Als Modedesignerin machte sich Sabine von Oettingen national und international mit Ausstellungen und Mode-Performances u.a. in Paris, Brüssel, Berlin, Erfurt, Halle und im Jahre 2011 in New York an der NYU/Deutsches Haus einen Namen. Dort konnte Sie bereits eine 8-wöchige Personalausstellung mit dem Berliner Fotografen Jürgen Hohmuth präsentieren. Sie erhielt dafür eine Projektfinanzierung der Kunststiftung Halle/Saale und der Bergischen Stiftungen. Für ihre langjährige Tätigkeit als Kulturbotschafterin des Bundeslandes wurde ihr im Jahr 2018 vom Ministerpräsidenten Dr. Rainer Haseloff der Verdienstorden des Landes Sachsen-Anhalt verliehen.
In ihrer Tätigkeit als Modedesignerin erarbeitet Sabine von Oettingen seit Jahren eine Spezialkollektion, welche sie in Teilen hin und wieder in bestimmten Ausstellungen zeigte, unter anderem in einer Kunsthandwerksausstellung in Südkorea, in der deutsche Handarbeit im Fokus stand. Diese Kollektion besteht aus sieben kompletten Outfits, gefertigt aus robustem englischen Waxcotton, teilweise „kurbelbestickt“ und mit aufwendiger Perlen-Stickerei versehen. Diese Kollektion heißt „Urban Tigers“ und sollte eines Tages einen Platz in einem geeigneten Museum finden, sodass sie vielen Menschen zugänglich ist. Das Deutsche Historische Museum in Berlin hat bereits mehrere andere Modelle der Künstlerin angekauft und diese Zeitdokumente werden oft in verschiedenen Ausstellungen national und international gezeigt. Einige detaillierte Bilder dieser Spezialkollektion werden in der Ausstellung gezeigt.
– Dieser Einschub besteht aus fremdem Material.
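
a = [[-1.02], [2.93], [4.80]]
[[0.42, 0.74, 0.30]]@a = [[3.18]]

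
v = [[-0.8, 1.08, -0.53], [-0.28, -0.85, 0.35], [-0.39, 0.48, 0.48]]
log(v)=[[0.30,6.6,-1.61], [-0.98,0.18,-0.32], [0.31,1.83,-0.82]]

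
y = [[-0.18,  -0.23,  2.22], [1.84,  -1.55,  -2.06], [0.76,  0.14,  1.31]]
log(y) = [[1.13,-0.89,-0.47],[6.27,-0.64,-6.34],[-0.25,0.34,0.99]]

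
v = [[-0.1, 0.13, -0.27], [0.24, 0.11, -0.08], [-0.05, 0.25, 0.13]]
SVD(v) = [[0.90, 0.28, -0.33], [0.4, -0.22, 0.89], [0.18, -0.93, -0.31]] @ diag([0.3248001862561316, 0.2870501321486558, 0.2643994338901304]) @ [[-0.01, 0.63, -0.78], [-0.12, -0.77, -0.63], [0.99, -0.09, -0.09]]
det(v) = -0.02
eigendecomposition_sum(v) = [[(-0.18+0j), 0.12-0.00j, (-0.09-0j)], [(0.09-0j), (-0.06+0j), 0.05+0.00j], [-0.08+0.00j, (0.05-0j), -0.04-0.00j]] + [[0.04+0.03j,(0.01+0.08j),(-0.09+0.02j)], [0.07-0.01j,(0.09+0.08j),(-0.06+0.1j)], [(0.01-0.07j),0.10-0.06j,(0.09+0.09j)]] + [[0.04-0.03j, (0.01-0.08j), -0.09-0.02j], [0.07+0.01j, (0.09-0.08j), (-0.06-0.1j)], [0.01+0.07j, 0.10+0.06j, 0.09-0.09j]]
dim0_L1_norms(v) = [0.39, 0.49, 0.48]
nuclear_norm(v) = 0.88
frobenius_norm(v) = 0.51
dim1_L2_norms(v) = [0.32, 0.28, 0.29]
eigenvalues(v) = [(-0.28+0j), (0.21+0.2j), (0.21-0.2j)]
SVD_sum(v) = [[-0.00, 0.18, -0.23], [-0.0, 0.08, -0.1], [-0.00, 0.04, -0.04]] + [[-0.01,-0.06,-0.05], [0.01,0.05,0.04], [0.03,0.21,0.17]] + [[-0.09, 0.01, 0.01], [0.23, -0.02, -0.02], [-0.08, 0.01, 0.01]]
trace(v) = 0.14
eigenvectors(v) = [[(-0.83+0j), -0.22+0.40j, (-0.22-0.4j)], [(0.43+0j), (0.17+0.6j), (0.17-0.6j)], [-0.36+0.00j, 0.64+0.00j, (0.64-0j)]]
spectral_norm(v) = 0.32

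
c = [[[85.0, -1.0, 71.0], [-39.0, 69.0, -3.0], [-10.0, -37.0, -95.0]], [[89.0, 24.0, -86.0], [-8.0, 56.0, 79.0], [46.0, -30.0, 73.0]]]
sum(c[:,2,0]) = 36.0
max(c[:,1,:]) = 79.0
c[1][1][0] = -8.0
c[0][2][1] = -37.0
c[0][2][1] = -37.0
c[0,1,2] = -3.0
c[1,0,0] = 89.0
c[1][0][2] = -86.0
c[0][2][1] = -37.0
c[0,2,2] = -95.0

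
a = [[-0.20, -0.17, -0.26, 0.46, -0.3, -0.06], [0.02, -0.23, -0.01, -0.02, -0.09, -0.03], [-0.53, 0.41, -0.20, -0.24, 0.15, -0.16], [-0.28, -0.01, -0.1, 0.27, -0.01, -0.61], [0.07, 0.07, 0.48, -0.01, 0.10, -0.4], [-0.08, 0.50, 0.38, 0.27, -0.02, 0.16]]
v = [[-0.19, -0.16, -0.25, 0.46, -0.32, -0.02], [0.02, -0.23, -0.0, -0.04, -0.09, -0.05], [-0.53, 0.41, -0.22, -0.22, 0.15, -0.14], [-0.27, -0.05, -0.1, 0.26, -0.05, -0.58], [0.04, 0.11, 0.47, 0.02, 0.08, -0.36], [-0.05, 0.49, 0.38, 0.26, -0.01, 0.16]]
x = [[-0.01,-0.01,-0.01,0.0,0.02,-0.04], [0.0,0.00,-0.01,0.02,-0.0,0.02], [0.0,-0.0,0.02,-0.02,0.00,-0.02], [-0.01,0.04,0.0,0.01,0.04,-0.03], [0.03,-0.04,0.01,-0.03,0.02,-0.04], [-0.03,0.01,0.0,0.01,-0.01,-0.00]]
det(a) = -0.00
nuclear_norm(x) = 0.24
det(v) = -0.00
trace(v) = -0.14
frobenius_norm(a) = 1.59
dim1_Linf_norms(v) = [0.46, 0.23, 0.53, 0.58, 0.47, 0.49]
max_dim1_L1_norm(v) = 1.67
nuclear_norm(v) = 3.22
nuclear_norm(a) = 3.30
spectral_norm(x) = 0.09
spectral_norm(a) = 0.91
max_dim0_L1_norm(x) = 0.15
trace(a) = -0.10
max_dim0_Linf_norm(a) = 0.61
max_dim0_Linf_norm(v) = 0.58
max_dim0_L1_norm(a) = 1.43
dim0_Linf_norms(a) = [0.53, 0.5, 0.48, 0.46, 0.3, 0.61]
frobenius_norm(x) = 0.12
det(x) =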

Aus der Ausstellungseröffnung
Welch ein Spektakel! Mit einem fulminanten Abend ist die Ausstellung "Sabine von Oettingen – Die tapfere Schneiderin & Co" im Literaturhaus Halle eröffnet worden:
Pantasievolle Kostüme schritten gestern durch die dichten Reihen der vielzähligen Besucher der Ausstellungseröffnung. Musik waberte durch die Räume. Kunstfiguren luden an verschiedenen Orten ein, kurzen Texten zu lauschen. Hier wurde ein schräger Tanz aufgeführt, dort erklang ein inszeniertes Lied – es war ein wunderbarer Abend, den sich Sabine von Oettingen zum großen Vergnügen aller Anwesenden ausgedacht und zusammen mit ihrem Team umgesetzt hat.
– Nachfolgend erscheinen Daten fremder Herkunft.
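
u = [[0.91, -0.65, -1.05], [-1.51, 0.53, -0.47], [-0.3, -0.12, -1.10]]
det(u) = 0.05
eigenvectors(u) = [[-0.64,0.39,0.47], [0.77,0.9,0.54], [0.03,-0.21,0.70]]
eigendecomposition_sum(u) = [[1.08, -0.54, -0.31],  [-1.31, 0.66, 0.37],  [-0.06, 0.03, 0.02]] + [[-0.01, -0.0, 0.01], [-0.01, -0.01, 0.02], [0.0, 0.00, -0.00]] + [[-0.16, -0.1, -0.75], [-0.19, -0.12, -0.86], [-0.24, -0.15, -1.11]]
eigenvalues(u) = [1.75, -0.02, -1.39]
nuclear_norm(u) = 3.59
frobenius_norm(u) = 2.54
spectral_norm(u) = 1.95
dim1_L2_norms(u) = [1.53, 1.67, 1.15]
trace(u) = 0.34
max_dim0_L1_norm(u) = 2.72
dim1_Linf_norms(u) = [1.05, 1.51, 1.1]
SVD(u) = [[-0.63, -0.57, -0.53], [0.78, -0.42, -0.46], [0.04, -0.70, 0.71]] @ diag([1.95306406723646, 1.623176659099065, 0.01543640585663152]) @ [[-0.90,0.42,0.12], [0.2,0.14,0.97], [0.39,0.9,-0.21]]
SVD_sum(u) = [[1.10, -0.51, -0.15], [-1.37, 0.63, 0.19], [-0.07, 0.03, 0.01]] + [[-0.19, -0.13, -0.9], [-0.14, -0.10, -0.66], [-0.23, -0.16, -1.11]] + [[-0.0, -0.01, 0.00], [-0.0, -0.01, 0.00], [0.0, 0.01, -0.0]]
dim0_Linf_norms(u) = [1.51, 0.65, 1.1]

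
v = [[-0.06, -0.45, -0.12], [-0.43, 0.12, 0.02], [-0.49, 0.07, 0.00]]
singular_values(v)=[0.67, 0.47, 0.0]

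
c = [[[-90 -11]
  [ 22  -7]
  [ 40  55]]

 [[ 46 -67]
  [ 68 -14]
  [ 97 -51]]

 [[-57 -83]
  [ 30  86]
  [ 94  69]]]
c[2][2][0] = 94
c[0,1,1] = -7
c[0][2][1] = 55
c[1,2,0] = 97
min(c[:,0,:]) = -90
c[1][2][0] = 97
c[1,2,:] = [97, -51]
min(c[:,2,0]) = 40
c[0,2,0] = 40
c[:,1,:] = [[22, -7], [68, -14], [30, 86]]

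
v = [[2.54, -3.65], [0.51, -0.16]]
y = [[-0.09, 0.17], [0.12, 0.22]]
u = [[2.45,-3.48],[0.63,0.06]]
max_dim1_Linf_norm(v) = 3.65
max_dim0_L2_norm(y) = 0.28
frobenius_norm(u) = 4.30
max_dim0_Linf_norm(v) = 3.65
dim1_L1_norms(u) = [5.93, 0.69]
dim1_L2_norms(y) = [0.19, 0.25]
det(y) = -0.04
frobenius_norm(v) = 4.48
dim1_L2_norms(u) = [4.26, 0.63]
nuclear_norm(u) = 4.82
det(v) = 1.46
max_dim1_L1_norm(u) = 5.93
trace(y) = 0.13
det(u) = 2.34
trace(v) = 2.38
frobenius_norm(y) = 0.32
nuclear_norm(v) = 4.79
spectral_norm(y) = 0.28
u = y + v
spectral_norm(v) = 4.47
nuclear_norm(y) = 0.42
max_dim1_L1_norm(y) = 0.34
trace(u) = 2.51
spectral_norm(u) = 4.27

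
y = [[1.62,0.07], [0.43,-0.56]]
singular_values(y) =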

Und da wunderte es dann auch nicht mehr, dass ihr Alter ego, eine Puppe mit wuschligem Haar und entsprungen dem von Helmut Brade erdachten Plakatmotiv, die Vorstellung der "tapferen Schneiderin" übernahm, die so viel mehr ist als eine "Schneiderin" und mit dieser retrospektiven Ausstellung Besucher einlässt in ihre kreative Welt aus Kostümen und Bühnenbildern, aus Performance-Projekten, Skizzen, Grafiken, Fotografien. Wer die Ausstellung besucht, sollte sich Zeit nehmen, um in den wunderbaren, wundersamen Schaffenskosmos der Sabine von Oettingen einzutauchen.
Dank allen, die dieses außergewöhnliche Spektakel zur Ausstellungseröffnung mit gestaltet und organisiert haben.